Kabupaten Banyumas merupakan salah satu dari 13 Kota/Kabupaten di Asia Tenggara yang sukses dinobatkan menjadi tuan rumah Smart Green ASEAN Cities (SGAC) sebagai salah satu percontohan pengelolaan sampah. Banyumas telah berhasil mengelola sampah secara terintegrasi dari sumber hingga ke tempat akhir dan melibatkan masyarakat dalam pengelolaannya.
Sistem pengelolaan sampah yang terintegrasi di Banyumas ini dimulai dari masyarakatnya yang sudah memilah sampahnya dari sumber. Sampah yang dikelola tiap harinya dalam sistem terintegrasi ini adalah berkisar 40 ton/hari.
Terdapat satu inovasi yang dapat menggerakkan pengelolaan, pemilahan, dan pengumpulan sampah secara masif, terutama jenis sampah rumah tangga yang memiliki presentase penyumbang sampah terbesar yaitu masyarakat dapat menjual sampah organik dan anorganiknya ke Kelompok Swadaya Masyarakat (KSM) melalui aplikasi Salinmas, sebuah aplikasi sampah online yang dikeluarkan oleh Pemerintah Kabupaten Banyumas. Sampah ini nantinya dijual seharga Rp400,00 per kilogram serta Rp6.000,00 masing-masing untuk sampah organik yang sudah digiling dan sampah plastik yang telah dicacah.

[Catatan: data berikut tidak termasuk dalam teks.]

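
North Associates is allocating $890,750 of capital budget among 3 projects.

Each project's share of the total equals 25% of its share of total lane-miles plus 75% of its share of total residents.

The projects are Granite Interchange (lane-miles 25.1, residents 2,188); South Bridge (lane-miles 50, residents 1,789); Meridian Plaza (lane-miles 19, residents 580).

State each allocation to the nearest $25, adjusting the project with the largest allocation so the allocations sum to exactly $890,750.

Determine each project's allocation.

Granite Interchange: $380,175 | South Bridge: $380,575 | Meridian Plaza: $130,000

Lane-miles total 94.1; residents total 4,557.
Combined weights (25% lane-miles + 75% residents): Granite Interchange 0.4268; South Bridge 0.4273; Meridian Plaza 0.1459.
Unrounded shares: Granite Interchange 380,162.93; South Bridge 380,594.79; Meridian Plaza 129,992.27.
After rounding ($25): Granite Interchange $380,175; South Bridge $380,600; Meridian Plaza $130,000. Sum = $890,775.
Difference $890,750 − $890,775 = −$25 applied to largest allocation (South Bridge): South Bridge becomes $380,575.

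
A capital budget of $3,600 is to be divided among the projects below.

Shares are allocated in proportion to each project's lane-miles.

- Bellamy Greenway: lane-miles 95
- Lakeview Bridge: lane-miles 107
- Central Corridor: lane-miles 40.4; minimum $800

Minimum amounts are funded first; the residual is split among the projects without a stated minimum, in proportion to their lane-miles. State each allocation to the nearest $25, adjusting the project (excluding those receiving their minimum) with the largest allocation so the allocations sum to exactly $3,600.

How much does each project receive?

Bellamy Greenway: $1,325 | Lakeview Bridge: $1,475 | Central Corridor: $800

Minimums first: Central Corridor $800. Remaining pool $2,800.
Remaining pool split over remaining lane-miles 202: Bellamy Greenway 1,316.83 → $1,325; Lakeview Bridge 1,483.17 → $1,475.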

Adapun untuk sampah yang tidak dapat dikelola di sumber, maka akan dikelola dengan diambil KSM ke rumah-rumah secara door to door. Untuk pengangkutan sendiri, dilakukan dengan sistem pelayanan 3 hari sekali (RT), 1 hari sekali (rumah makan), dan 10 hari (untuk instansi). Jadwal penjemputan sampah sudah terjadwal oleh pihak TPST dengan para masyarakat dan dalam penjemputannya terdapat Tempat Penampungan Sementara (TPS) untuk melayani masyarakat yang rumahnya sulit untuk dilewati kendaraan pengangkut sampah. Dalam pengoperasiannya, tentu dalam pengelolaan sampah ini membutuhkan iuran, yang mana per rumah ditarik sebesar Rp30.000,00 per bulannya.
Sampah-sampah yang telah diangkut dan dibawa ke TPST kemudian akan dijadikan sesuatu yang mempunyai value lebih. Pada proses awal pengelolaan, sampah-sampah yang masuk ke TPST tersebut akan dilakukan pemisahan terlebih dahulu antara sampah organik, anorganik, dan residu.

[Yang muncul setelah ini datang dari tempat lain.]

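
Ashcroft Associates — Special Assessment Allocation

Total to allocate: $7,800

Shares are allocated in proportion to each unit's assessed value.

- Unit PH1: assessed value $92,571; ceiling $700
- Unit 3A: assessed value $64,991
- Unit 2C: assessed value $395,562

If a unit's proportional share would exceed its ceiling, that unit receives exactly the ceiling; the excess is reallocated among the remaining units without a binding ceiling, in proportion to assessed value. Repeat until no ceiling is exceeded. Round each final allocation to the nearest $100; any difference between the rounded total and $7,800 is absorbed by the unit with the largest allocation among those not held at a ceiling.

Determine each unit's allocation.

Unit PH1: $700 · Unit 3A: $1,000 · Unit 2C: $6,100

Total assessed value = 553,124.
Proportional shares (ignoring caps): Unit PH1 1,305.41; Unit 3A 916.48; Unit 2C 5,578.10.
Cap binds for Unit PH1 ($700); residual $7,100 reallocated over remaining assessed value 460,553.
Shares after redistribution: Unit 3A 1,001.92 → $1,000; Unit 2C 6,098.08 → $6,100.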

Sampah organik nantinya akan digunakan untuk pakan maggot, bahan bakar jumputan padat untuk di PLTU, dan pembuatan kompos. Sedangkan sampah anorganik dicacah dan kemudian disetorkan ke RDF (Refused Derived Fuel) bahan bakar pabrik semen di Cilacap dan paving plastik yang produksinya berada di TPA BLE.

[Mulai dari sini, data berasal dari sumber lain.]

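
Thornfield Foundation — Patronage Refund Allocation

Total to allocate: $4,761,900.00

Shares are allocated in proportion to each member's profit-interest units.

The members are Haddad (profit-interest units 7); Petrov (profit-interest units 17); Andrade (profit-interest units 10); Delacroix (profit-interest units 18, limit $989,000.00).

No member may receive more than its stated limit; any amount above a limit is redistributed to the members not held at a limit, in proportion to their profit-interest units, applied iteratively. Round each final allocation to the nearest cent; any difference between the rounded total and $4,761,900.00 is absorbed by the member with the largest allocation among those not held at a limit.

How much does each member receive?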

Sementara sampah residu dilakukan pemusnahan dengan pembakaran menggunakan mesin pirolisis. Pirolisis ini merupakan salah satu teknologi degradasi thermal suatu bahan dengan sedikit atau tanpa oksigen yang dilakukan pada temperatur tinggi. Pada TPST Kedungrandu, suhu maksimum pada mesin pirolisis ini adalah 800 derajat Celcius.
Ada hal unik dari pengelolaan sampah di Kabupaten Banyumas, yaitu adanya ”Landfill Mining”. Umumnya landfill (TPA) merupakan subsistem yang penting dalam pengelolaan sampah kota, dikarenakan landfill merupakan tempat berakhirnya sampah setelah beberapa proses panjang yang telah dilalui. Daya tampung landfill akan semakin terbatas sejalan dengan pertumbuhan jumlah timbulan sampah. Jika landfill penuh dan daya tampungnya terbatas, maka landfill harus ditutup. Pencemaran air, tanah, dan udara pasca penutupan landfill ada karena kebanyakan dari landfill menganut sistem open dumping, yaitu sampah hanya ditimbun di lahan terbuka tanpa adanya rekayasa teknis yang dapat mencegah pencemaran tersebut.
Masyarakat akan memerlukan lokasi landfill terbaru pasca penutupan landfill, menemukan lokasi landfill yang sesuai dengan kriteria teknis sangatlah sulit, maka dari itu salah satu upaya untuk mengatasi masalah tersebut adalah dengan menggunakan kembali landfill yang telah habis masa pakainya. Penggunaan kembali landfill dilakukan dengan mengekstraksi gas dan material landfill yang disebut dengan landfill mining.